Book review: The Silkworm by Robert Galbraith (JK Rowling)

The Silkworm by Robert Galbraith
The Silkworm by Robert Galbraith

Yes, Robert Galbraith is really JK Rowling. Yes, JK is unfeasibly wealthy and ridiculously successful. And, yes, as a much poorer and less successful writer, I ought to ameliorate my jealousy by writing an excoriating review scraping away her technique to reveal a writer buoyed up by an adoring, Hollywood-fed public and hard-working editors. Sadly, I can’t, because this is bloody good. Rats! Rats and double and triple rats. This is really unfair. At least with Dan Brown it is an easy matter to mock his success by citing his prose but, damnit, I can’t do that with JK; she can write.
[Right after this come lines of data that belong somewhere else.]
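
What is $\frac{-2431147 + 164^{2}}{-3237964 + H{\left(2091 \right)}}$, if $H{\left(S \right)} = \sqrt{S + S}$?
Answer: $\frac{3892439092482}{5242205430557} + \frac{2404251 \sqrt{4182}}{10484410861114} \approx 0.74253$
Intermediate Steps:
$H{\left(S \right)} = \sqrt{2} \sqrt{S}$ ($H{\left(S \right)} = \sqrt{2 S} = \sqrt{2} \sqrt{S}$)
$\frac{-2431147 + 164^{2}}{-3237964 + H{\left(2091 \right)}} = \frac{-2431147 + 164^{2}}{-3237964 + \sqrt{2} \sqrt{2091}} = \frac{-2431147 + 26896}{-3237964 + \sqrt{4182}} = - \frac{2404251}{-3237964 + \sqrt{4182}}$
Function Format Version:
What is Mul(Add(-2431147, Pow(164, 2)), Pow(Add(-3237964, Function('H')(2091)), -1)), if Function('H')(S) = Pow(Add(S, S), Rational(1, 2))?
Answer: Add(Rational(3892439092482, 5242205430557), Mul(Rational(2404251, 10484410861114), Pow(4182, Rational(1, 2)))) ≈ 0.74253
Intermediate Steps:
Function('H')(S) = Mul(Pow(2, Rational(1, 2)), Pow(S, Rational(1, 2))) (Function('H')(S) = Pow(Mul(2, S), Rational(1, 2)) = Mul(Pow(2, Rational(1, 2)), Pow(S, Rational(1, 2))))
Mul(Add(-2431147, Pow(164, 2)), Pow(Add(-3237964, Function('H')(2091)), -1)) = Mul(Add(-2431147, Pow(164, 2)), Pow(Add(-3237964, Mul(Pow(2, Rational(1, 2)), Pow(2091, Rational(1, 2)))), -1)) = Mul(Add(-2431147, 26896), Pow(Add(-3237964, Pow(4182, Rational(1, 2))), -1)) = Mul(-2404251, Pow(Add(-3237964, Pow(4182, Rational(1, 2))), -1))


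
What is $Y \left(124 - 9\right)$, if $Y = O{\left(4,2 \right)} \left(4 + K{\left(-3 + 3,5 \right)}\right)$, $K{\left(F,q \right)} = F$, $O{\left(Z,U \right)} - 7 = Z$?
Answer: $5060$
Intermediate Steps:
$O{\left(Z,U \right)} = 7 + Z$
$Y = 44$ ($Y = \left(7 + 4\right) \left(4 + \left(-3 + 3\right)\right) = 11 \left(4 + 0\right) = 11 \cdot 4 = 44$)
$Y \left(124 - 9\right) = 44 \left(124 - 9\right) = 44 \cdot 115 = 5060$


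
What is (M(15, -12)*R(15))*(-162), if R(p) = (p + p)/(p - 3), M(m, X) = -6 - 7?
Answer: 5265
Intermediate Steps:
M(m, X) = -13
R(p) = 2*p/(-3 + p) (R(p) = (2*p)/(-3 + p) = 2*p/(-3 + p))
(M(15, -12)*R(15))*(-162) = -26*15/(-3 + 15)*(-162) = -26*15/12*(-162) = -13*5/2*(-162) = -65/2*(-162) = 5265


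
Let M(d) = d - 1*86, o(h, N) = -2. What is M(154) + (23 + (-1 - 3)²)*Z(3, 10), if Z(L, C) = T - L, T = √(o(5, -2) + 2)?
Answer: -49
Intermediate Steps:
M(d) = -86 + d (M(d) = d - 86 = -86 + d)
T = 0 (T = √(-2 + 2) = √0 = 0)
Z(L, C) = -L (Z(L, C) = 0 - L = -L)
M(154) + (23 + (-1 - 3)²)*Z(3, 10) = (-86 + 154) + (23 + (-1 - 3)²)*(-1*3) = 68 + (23 + (-4)²)*(-3) = 68 + (23 + 16)*(-3) = 68 + 39*(-3) = 68 - 117 = -49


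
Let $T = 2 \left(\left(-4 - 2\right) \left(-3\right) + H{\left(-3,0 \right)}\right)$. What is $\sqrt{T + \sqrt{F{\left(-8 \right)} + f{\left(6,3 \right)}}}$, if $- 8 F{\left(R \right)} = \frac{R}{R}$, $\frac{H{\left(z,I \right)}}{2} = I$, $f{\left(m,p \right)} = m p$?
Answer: $\frac{\sqrt{144 + \sqrt{286}}}{2} \approx 6.3425$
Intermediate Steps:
$H{\left(z,I \right)} = 2 I$
$F{\left(R \right)} = - \frac{1}{8}$ ($F{\left(R \right)} = - \frac{R \frac{1}{R}}{8} = \left(- \frac{1}{8}\right) 1 = - \frac{1}{8}$)
$T = 36$ ($T = 2 \left(\left(-4 - 2\right) \left(-3\right) + 2 \cdot 0\right) = 2 \left(\left(-6\right) \left(-3\right) + 0\right) = 2 \left(18 + 0\right) = 2 \cdot 18 = 36$)
$\sqrt{T + \sqrt{F{\left(-8 \right)} + f{\left(6,3 \right)}}} = \sqrt{36 + \sqrt{- \frac{1}{8} + 6 \cdot 3}} = \sqrt{36 + \sqrt{- \frac{1}{8} + 18}} = \sqrt{36 + \sqrt{\frac{143}{8}}} = \sqrt{36 + \frac{\sqrt{286}}{4}}$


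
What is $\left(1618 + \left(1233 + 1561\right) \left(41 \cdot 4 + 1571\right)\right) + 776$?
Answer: $4849984$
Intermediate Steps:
$\left(1618 + \left(1233 + 1561\right) \left(41 \cdot 4 + 1571\right)\right) + 776 = \left(1618 + 2794 \left(164 + 1571\right)\right) + 776 = \left(1618 + 2794 \cdot 1735\right) + 776 = \left(1618 + 4847590\right) + 776 = 4849208 + 776 = 4849984$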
All right, let’s abandon plan A. Here goes with Plan B: I am an early Rowling adopter. I read the second Harry Potter just after it came out, which puts me some way ahead of the fame bulldozer that began to shovel everything else out of the way once the film of the Philosopher’s Stone came out. I read each Potter thereafter as they came out, and loved them all (except number 5, of course, where all Harry does is SHOUT IN CAPITAL LETTERS). I admired how JK dealt with fame, vast amounts of money and the Scottish referendum, not to mention the efforts of some Christian apologists who really should have known better to paint her as the gateway to the occult and, in one dreadful case, imply that she is possessed by the devil (Michael O’Brien, what were you thinking?).

So, plan B: yay for JK! She writes, and well. She makes you (or at least me) want to keep turning the page well past my normal bedtime. Yes, the finger of writing fame seems to have got stuck at ROW for some reason that no one can really understand, but that is just the public appetite, no more explicable than the Marie Celeste or Kim Kardashian; it’s a phenomenon, as random and powerful as lightning and, for the recipient, possibly just as frightening. So all praise to JK for writing a riveting, pacy detective novel, with a wonderful sense of London (particularly for someone who lives in Edinburgh) and great characters.

Plan C: go out and read The Cuckoo’s Calling (but get it from the library – as a much less successful writer, I need the money more than JK does).